I parroted Gogo's admonitions but I'm not hopeful. Maybe when I next went to town I will look for mouthwash with floride. More than once, we volunteers have commented on the beauty of these Swazi smiles - with their perfectly white straight teeth. And Keke's looks like that too - from the front. Once again, I mumbled thanks to my mother for standing over me as a child, making certain I brushed the length of time it took for the salt to run through the inverted hour glass of an egg timer next to the sink.
A friend gave Gogo a gift of a phone yesterday. Apparently Swazi Telecomm is giving out one free with the purchase of a new "wireless" phone, which is basically a cellphone that looks like a land line, complete with receiver, cord and push button pad. Yesterday, after assembly, Siabonga and another of Gogo's grandchildren, and I trucked down to Swazi Telecomm to find out the phone's number and to buy 40 Rand of credit to charge it up.
When I asked her whether she liked her new phone this morning, I was expecting her to report that it was nothing special (she has a cellphone) but instead she raved. She said she had talked and talked and talked on it last night and the call had only cost 10 Rand. She was over the moon.
Now it sounds such an easy thing to do, call into some automated Swazi Telecomm number, follow the prompts, 1 for English and 2 for Siswati, but somehow it is all so much more mysterious. For whatever reason, I'm not completely certain, we were there for hours, huddled around the kitchen table, straining with our glasses to see in the darkness of the kitchen, with the black plastic phone placed between us as if an oracle. We punched this or that number, with or without a hash or a star, sometimes on the speakerphone, sometimes passing the receiver back and forth, in bizarre broken English or minimalist Siswati. Then Gogo called a friend on the cellphone for direction, back and forth again, to me in English, then back to Gogo again in Siswati. It seemed all hope was lost.

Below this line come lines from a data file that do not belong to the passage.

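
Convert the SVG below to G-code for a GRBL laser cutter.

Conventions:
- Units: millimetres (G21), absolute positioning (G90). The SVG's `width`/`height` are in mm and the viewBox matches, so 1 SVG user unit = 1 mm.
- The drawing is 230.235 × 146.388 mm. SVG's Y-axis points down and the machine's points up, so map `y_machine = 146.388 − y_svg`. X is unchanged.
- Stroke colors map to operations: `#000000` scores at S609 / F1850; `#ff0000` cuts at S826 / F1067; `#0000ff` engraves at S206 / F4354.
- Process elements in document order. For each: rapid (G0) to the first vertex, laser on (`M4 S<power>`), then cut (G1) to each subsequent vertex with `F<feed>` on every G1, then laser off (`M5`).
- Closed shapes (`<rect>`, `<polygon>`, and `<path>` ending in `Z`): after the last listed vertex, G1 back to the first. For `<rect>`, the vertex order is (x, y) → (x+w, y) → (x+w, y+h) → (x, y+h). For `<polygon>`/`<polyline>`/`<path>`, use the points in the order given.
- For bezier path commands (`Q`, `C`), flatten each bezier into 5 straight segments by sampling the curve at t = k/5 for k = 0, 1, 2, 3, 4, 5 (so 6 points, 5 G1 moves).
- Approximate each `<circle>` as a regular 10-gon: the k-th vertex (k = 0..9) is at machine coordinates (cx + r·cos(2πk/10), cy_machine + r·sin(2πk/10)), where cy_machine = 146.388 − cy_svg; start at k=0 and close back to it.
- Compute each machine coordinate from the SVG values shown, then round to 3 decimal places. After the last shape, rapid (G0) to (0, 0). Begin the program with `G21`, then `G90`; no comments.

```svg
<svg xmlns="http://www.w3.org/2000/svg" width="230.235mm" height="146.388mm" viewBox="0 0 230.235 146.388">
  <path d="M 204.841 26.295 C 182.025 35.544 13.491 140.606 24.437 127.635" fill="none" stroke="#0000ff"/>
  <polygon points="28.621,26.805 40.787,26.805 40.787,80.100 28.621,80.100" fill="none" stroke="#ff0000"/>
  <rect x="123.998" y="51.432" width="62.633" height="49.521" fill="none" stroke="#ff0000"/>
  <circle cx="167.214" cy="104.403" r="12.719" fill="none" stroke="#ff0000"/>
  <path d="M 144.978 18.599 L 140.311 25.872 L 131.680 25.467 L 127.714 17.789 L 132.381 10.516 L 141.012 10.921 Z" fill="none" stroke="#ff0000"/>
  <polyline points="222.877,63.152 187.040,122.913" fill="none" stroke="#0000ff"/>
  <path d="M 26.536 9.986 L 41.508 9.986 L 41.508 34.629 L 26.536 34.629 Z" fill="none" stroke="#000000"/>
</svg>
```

1 u = 1 mm; y_m = 146.388 − y.

[1] `<path>` cubic bezier, #0000ff→engrave S206 F4354: (204.841,120.093) → (176.267,104.757) → (128.330,76.690) → (76.640,46.157) → (36.805,23.424) → (24.437,18.753)

[2] `<polygon>` rectangle, #ff0000→cut S826 F1067: (28.621,119.583) → (40.787,119.583) → (40.787,66.288) → (28.621,66.288) → (28.621,119.583) (closed)

[3] `<rect>` rectangle, #ff0000→cut S826 F1067: (123.998,94.956) → (186.631,94.956) → (186.631,45.435) → (123.998,45.435) → (123.998,94.956) (closed)

[4] `<circle>` circle, #ff0000→cut S826 F1067: (179.933,41.985) → (177.504,49.461) → (171.144,54.081) → (163.284,54.081) → (156.924,49.461) → (154.495,41.985) → (156.924,34.509) → (163.284,29.889) → (171.144,29.889) → (177.504,34.509) → (179.933,41.985) (closed)

[5] `<path>` regular polygon, #ff0000→cut S826 F1067: (144.978,127.789) → (140.311,120.516) → (131.680,120.921) → (127.714,128.599) → (132.381,135.872) → (141.012,135.467) → (144.978,127.789) (closed)

[6] `<polyline>` line segment, #0000ff→engrave S206 F4354: (222.877,83.236) → (187.040,23.475)

[7] `<path>` rectangle, #000000→score S609 F1850: (26.536,136.402) → (41.508,136.402) → (41.508,111.759) → (26.536,111.759) → (26.536,136.402) (closed)

G21
G90
G0 X204.841 Y120.093
M4 S206
G1 X176.267 Y104.757 F4354
G1 X128.330 Y76.690 F4354
G1 X76.640 Y46.157 F4354
G1 X36.805 Y23.424 F4354
G1 X24.437 Y18.753 F4354
M5
G0 X28.621 Y119.583
M4 S826
G1 X40.787 Y119.583 F1067
G1 X40.787 Y66.288 F1067
G1 X28.621 Y66.288 F1067
G1 X28.621 Y119.583 F1067
M5
G0 X123.998 Y94.956
M4 S826
G1 X186.631 Y94.956 F1067
G1 X186.631 Y45.435 F1067
G1 X123.998 Y45.435 F1067
G1 X123.998 Y94.956 F1067
M5
G0 X179.933 Y41.985
M4 S826
G1 X177.504 Y49.461 F1067
G1 X171.144 Y54.081 F1067
G1 X163.284 Y54.081 F1067
G1 X156.924 Y49.461 F1067
G1 X154.495 Y41.985 F1067
G1 X156.924 Y34.509 F1067
G1 X163.284 Y29.889 F1067
G1 X171.144 Y29.889 F1067
G1 X177.504 Y34.509 F1067
G1 X179.933 Y41.985 F1067
M5
G0 X144.978 Y127.789
M4 S826
G1 X140.311 Y120.516 F1067
G1 X131.680 Y120.921 F1067
G1 X127.714 Y128.599 F1067
G1 X132.381 Y135.872 F1067
G1 X141.012 Y135.467 F1067
G1 X144.978 Y127.789 F1067
M5
G0 X222.877 Y83.236
M4 S206
G1 X187.040 Y23.475 F4354
M5
G0 X26.536 Y136.402
M4 S609
G1 X41.508 Y136.402 F1850
G1 X41.508 Y111.759 F1850
G1 X26.536 Y111.759 F1850
G1 X26.536 Y136.402 F1850
M5
G0 X0.000 Y0.000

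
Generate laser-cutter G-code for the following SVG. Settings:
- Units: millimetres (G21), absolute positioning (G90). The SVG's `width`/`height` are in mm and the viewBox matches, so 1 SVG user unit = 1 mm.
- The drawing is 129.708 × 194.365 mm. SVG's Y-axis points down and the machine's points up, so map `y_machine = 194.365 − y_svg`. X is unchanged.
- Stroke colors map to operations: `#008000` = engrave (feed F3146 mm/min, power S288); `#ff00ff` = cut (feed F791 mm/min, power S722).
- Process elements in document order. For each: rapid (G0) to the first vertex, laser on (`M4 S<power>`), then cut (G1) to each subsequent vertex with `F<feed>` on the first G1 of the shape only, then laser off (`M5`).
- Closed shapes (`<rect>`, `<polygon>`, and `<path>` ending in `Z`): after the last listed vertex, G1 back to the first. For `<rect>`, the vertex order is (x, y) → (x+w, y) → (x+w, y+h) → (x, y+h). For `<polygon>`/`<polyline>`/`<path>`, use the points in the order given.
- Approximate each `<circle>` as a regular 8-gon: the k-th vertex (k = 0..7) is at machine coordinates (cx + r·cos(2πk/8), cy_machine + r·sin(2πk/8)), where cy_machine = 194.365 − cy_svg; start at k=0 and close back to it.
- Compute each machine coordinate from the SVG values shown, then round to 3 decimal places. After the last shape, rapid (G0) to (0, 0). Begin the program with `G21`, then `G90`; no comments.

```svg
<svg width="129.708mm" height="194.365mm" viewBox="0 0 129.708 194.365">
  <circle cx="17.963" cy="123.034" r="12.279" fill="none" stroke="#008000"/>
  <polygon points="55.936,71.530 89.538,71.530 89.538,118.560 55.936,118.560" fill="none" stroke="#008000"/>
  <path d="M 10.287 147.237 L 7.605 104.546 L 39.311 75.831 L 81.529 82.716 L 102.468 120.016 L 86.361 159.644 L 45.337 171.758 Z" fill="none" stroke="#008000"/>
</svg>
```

G21
G90
G0 X30.242 Y71.331
M4 S288
G1 X26.646 Y80.014 F3146
G1 X17.963 Y83.610
G1 X9.280 Y80.014
G1 X5.684 Y71.331
G1 X9.280 Y62.648
G1 X17.963 Y59.052
G1 X26.646 Y62.648
G1 X30.242 Y71.331
M5
G0 X55.936 Y122.835
M4 S288
G1 X89.538 Y122.835 F3146
G1 X89.538 Y75.805
G1 X55.936 Y75.805
G1 X55.936 Y122.835
M5
G0 X10.287 Y47.128
M4 S288
G1 X7.605 Y89.819 F3146
G1 X39.311 Y118.534
G1 X81.529 Y111.649
G1 X102.468 Y74.349
G1 X86.361 Y34.721
G1 X45.337 Y22.607
G1 X10.287 Y47.128
M5
G0 X0.000 Y0.000

viewBox `0 0 129.708 194.365` with mm width/height → 1 unit = 1 mm. Flip: y_m = 194.365 − y_svg.

**Shape 1** — `<circle>` circle, stroke `#008000` → engrave (S288, F3146). Machine vertices: (30.242,71.331) → (26.646,80.014) → (17.963,83.610) → (9.280,80.014) → (5.684,71.331) → (9.280,62.648) → (17.963,59.052) → (26.646,62.648) → (30.242,71.331). Closed: final G1 returns to the first vertex.

**Shape 2** — `<polygon>` rectangle, stroke `#008000` → engrave (S288, F3146). Machine vertices: (55.936,122.835) → (89.538,122.835) → (89.538,75.805) → (55.936,75.805) → (55.936,122.835). Closed: final G1 returns to the first vertex.

**Shape 3** — `<path>` regular polygon, stroke `#008000` → engrave (S288, F3146). Machine vertices: (10.287,47.128) → (7.605,89.819) → (39.311,118.534) → (81.529,111.649) → (102.468,74.349) → (86.361,34.721) → (45.337,22.607) → (10.287,47.128). Closed: final G1 returns to the first vertex.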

And then it was done. The credit for 100 R made it onto the phone, the transaction deemed SUCCESSFUL on the phone's tiny screen and we jumped around the table, high-fiving and dancing.
"Oh Thembi!" Gogo shrieked, the joy all the sweeter for all the frustration. "You are so clever. You are so clever!"
Not really, I thought. It shouldn't have taken me so long but I was pleased she thought so. And very happy indeed to have helped my host mother in some small way. I was useful.
It reminded me of the first time I met Gogo Simelane two weeks ago. All my belongings and I had just arrived and we were anxious to know about each other. As we sat down for tea at her kitchen table, she told me she had two daughters but when one died, she left her job as a domestic for a family in Johannesburg and returned to her family home in Khiza to take care of her two grandchildren. She told me she was 61 years old.
I asked inanely about whether 61 seemed old to her. Or did it seem an achievement? Afterall, the life expectancy in Swaziland is 35 or so.
"Ah, 61 is old. Very old," she sighed. "I am no longer useful."
I told her I was 54 and that I had a husband and two daughters at home in America. I brought out photos of my family and my home and she oohed and awed.
"And you leave them behind? Your family in America?" Her brows furrowed, the look on her face was that of a strong, smart woman who was not easily convinced, and even more rarely surprised, She seemed unable to comprehend why this strange white woman would travel halfway around the world to come to live in the hut behind her house when she had a choice in the matter. "Why?"
I paused to think of a simple answer to that simple question. One that had been weighing on my mind for over a year now. But silently, the clouds parted, and it all became so clear.
"To be useful," I said.
We looked deeply into each other's eyes, which were both filling with tears. Just then, I thought, we understood each other completely. Two women, from different worlds, in a moment of complete mutual understanding. Yes, this is what we both longed for in our lives. If not happy, then to be useful. Or perhaps useful is a form of happiness after all.